The team comprises Australian coach Stuart Law, players Corey Anderson from New Zealand, USA-born Aaron Jones who plays for Barbados, Florida-based Steven Taylor from Jamaica, Shadley van Schalkwyck from South Africa, Harmeet Singh from India, Shayan Jahangir from Pakistan, Monank Patel from India, Saurabh Netravalkar from India. Law says that these players did not shift to the US to play cricket.

They moved to America to fulfil their own lufe goals other the cricket, either for their own studies or that of their children. But when cricket happened, they took the plunge without looking back. Lay says that the challenge is to ‘Americanify’ the team’. It is sure to happen as the team persists and win laurels as they go along. They are also cricketers who know the game and who have played it in their home-countries. And they are bursting with confidence. Law recalls how Shayan walked up to him and said, “Coach, we can beat Pakistan.,” before the match and they did beat Pakistan. Netravalkar, says Law, is scientific in his approach. He plans every bit of the game, spends time at the nets, and goes out and plays the game according to the plan. Perhaps, the players are already showing the American spirit, playing hard to win, which is the American way. America has given them the opportunity to play, which might be an accidental development in itself, but their playing talent is no accident.

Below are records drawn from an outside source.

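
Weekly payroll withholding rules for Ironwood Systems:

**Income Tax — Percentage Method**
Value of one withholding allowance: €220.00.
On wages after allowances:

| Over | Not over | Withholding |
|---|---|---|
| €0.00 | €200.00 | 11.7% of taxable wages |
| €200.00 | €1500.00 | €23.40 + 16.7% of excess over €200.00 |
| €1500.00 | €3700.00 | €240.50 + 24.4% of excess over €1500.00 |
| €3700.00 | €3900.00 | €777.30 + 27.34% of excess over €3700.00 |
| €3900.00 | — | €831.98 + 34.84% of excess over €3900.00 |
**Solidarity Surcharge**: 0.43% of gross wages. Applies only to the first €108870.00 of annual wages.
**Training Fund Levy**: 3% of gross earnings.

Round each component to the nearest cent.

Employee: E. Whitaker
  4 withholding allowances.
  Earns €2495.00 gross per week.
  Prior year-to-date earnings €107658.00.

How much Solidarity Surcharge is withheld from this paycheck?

€5.21

Solidarity Surcharge: cap €108870.00 − YTD €107658.00 = €1212.00 subject; 0.43% × €1212.00 = €5.21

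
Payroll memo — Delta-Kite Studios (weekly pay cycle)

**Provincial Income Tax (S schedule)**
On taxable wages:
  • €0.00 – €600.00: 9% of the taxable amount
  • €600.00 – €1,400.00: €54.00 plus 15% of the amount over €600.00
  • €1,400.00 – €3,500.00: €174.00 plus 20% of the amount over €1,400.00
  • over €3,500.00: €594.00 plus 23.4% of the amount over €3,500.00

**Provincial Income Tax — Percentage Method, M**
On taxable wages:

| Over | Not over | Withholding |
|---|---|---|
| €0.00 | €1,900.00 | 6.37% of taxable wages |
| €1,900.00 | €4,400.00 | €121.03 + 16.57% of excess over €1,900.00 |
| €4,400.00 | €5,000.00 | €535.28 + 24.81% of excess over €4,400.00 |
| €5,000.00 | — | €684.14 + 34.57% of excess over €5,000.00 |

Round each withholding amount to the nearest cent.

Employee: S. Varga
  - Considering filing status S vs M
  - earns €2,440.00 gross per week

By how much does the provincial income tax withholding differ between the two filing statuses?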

Coach Law believes in them, and the players believe in themselves and in the coach. Netravalkar is a principal engineer at Oracle, the tech company. And Law says that Netravalkar brings the cool engineer’s approach to the game.

The American cricket team will not have a good run, a promising run like the one they have experienced so far. They may have to go through the grind and lows of defeats before they emerge as one of the strong teams in the future. But they seem to have made a good start. What they need to do is to hang on there. And quite possibly America might attract cricket migrants, who would find an opportunity to make the grade as it were in the New World!